I thought this would be a great companion to The Cheesemonger’s [safdf], though probably more academic and less rich in anecdote. It was probably equally as rich in anecdote, and though the authors’ passion is clear, it somehow didn’t come through nearly as well because other parts of the book felt so dry. It also doesn’t help that they’re very judgemental about what constitutes real cheese, how cheese should be made, how cheese should taste, and yes, also how you should buy and enjoy cheese.
I’m sure the experience they describe as being the only way to eat “proper” “real” cheese is very enjoyable, if expensive and time-consuming; it’s the way they present it as the only way, and as a moral choice, that somewhat bugs me, because it blames consumers and producers for problems introduced by a capitalist system in which profit is more important than most anything else. I’m not sure that if everyone did try to live the way they say cheese should be made, bought and eaten whether that would actually work.
Possibly they’re right, but being judged for enjoying Mexicana Cheese or Applewood or whatever I bought from the supermarket just gets a little wearing.

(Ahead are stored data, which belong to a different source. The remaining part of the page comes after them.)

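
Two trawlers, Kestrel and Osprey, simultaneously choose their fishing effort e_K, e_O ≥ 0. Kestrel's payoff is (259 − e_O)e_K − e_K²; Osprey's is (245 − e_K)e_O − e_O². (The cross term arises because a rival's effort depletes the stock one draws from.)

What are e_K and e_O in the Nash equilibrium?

91, 77

Expanding Kestrel's payoff: 259e_K − e_Oe_K − e_K².
∂π/∂e_K = 259 − e_O − 2e_K = 0, so e_K = 129.5 − 0.5e_O.
Likewise for Osprey: e_O = 122.5 − 0.5e_K.
Substituting the second reaction function into the first: e_K = 129.5 − 0.5(122.5 − 0.5e_K), which gives 0.75e_K = 68.25 ⇒ e_K = 91.
Then e_O = 122.5 − 0.5·91 = 77.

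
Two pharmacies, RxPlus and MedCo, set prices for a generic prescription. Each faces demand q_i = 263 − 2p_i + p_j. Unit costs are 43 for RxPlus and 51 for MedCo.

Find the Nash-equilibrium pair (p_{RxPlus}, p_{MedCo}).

RxPlus's profit: π = (p_{RxPlus} − 43)(263 − 2p_{RxPlus} + p_{MedCo}).
∂π/∂p_{RxPlus} = 349 − 4p_{RxPlus} + p_{MedCo} = 0 ⇒ p_{RxPlus} = 87.25 + 0.25p_{MedCo}.
Similarly p_{MedCo} = 91.25 + 0.25p_{RxPlus}.
Substituting the second reaction function into the first: p_{RxPlus} = 87.25 + 0.25(91.25 + 0.25p_{RxPlus}), which gives 0.9375p_{RxPlus} = 110.0625 ⇒ p_{RxPlus} = 117.4.
Then p_{MedCo} = 91.25 + 0.25·117.4 = 120.6.

117.4, 120.6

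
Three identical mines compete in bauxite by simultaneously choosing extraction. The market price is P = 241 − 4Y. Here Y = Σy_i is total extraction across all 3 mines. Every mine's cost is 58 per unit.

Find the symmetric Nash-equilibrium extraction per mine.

A representative mine's profit is π_i = y_i(241 − 4Y) − 58y_i, with Y = y_i + Σ_{j≠i} y_j.
First-order condition: 183 − 8y_i − 4Σ_{j≠i} y_j = 0.
With identical mines, set every y_j = y: then 183 − 8y − 8y = 0, i.e. y = 183/16 = 11.4375.

11.4375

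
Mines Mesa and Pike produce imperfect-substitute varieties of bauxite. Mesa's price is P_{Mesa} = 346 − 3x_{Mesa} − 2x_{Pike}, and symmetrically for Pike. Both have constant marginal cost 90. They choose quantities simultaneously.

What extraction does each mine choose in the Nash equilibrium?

Mine Mesa's profit: π = x_{Mesa}(346 − 3x_{Mesa} − 2x_{Pike}) − 90x_{Mesa}.
∂π/∂x_{Mesa} = 256 − 6x_{Mesa} − 2x_{Pike} = 0 ⇒ x_{Mesa} = 128/3 − (1/3)x_{Pike}.
The game is symmetric, so in equilibrium x_{Pike} = x_{Mesa}: the reaction function gives (4/3)x_{Mesa} = 128/3, hence x_{Mesa} = 32.

32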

In any case, it’s a good overview of how pasteurisation and anti-microbial measures have nearly killed the old ways of making cheese, and how that can in many ways be a bad thing. They discuss the fact that the balanced microbial communities in milk that hasn’t been pasteurised — at least in the past — tended to keep each other in balance and avoid some of the spoilage problems that modern cheese is prey to.
Their passion is clear, like I said, but it didn’t make me want to go and eat cheese like Palmer’s book did.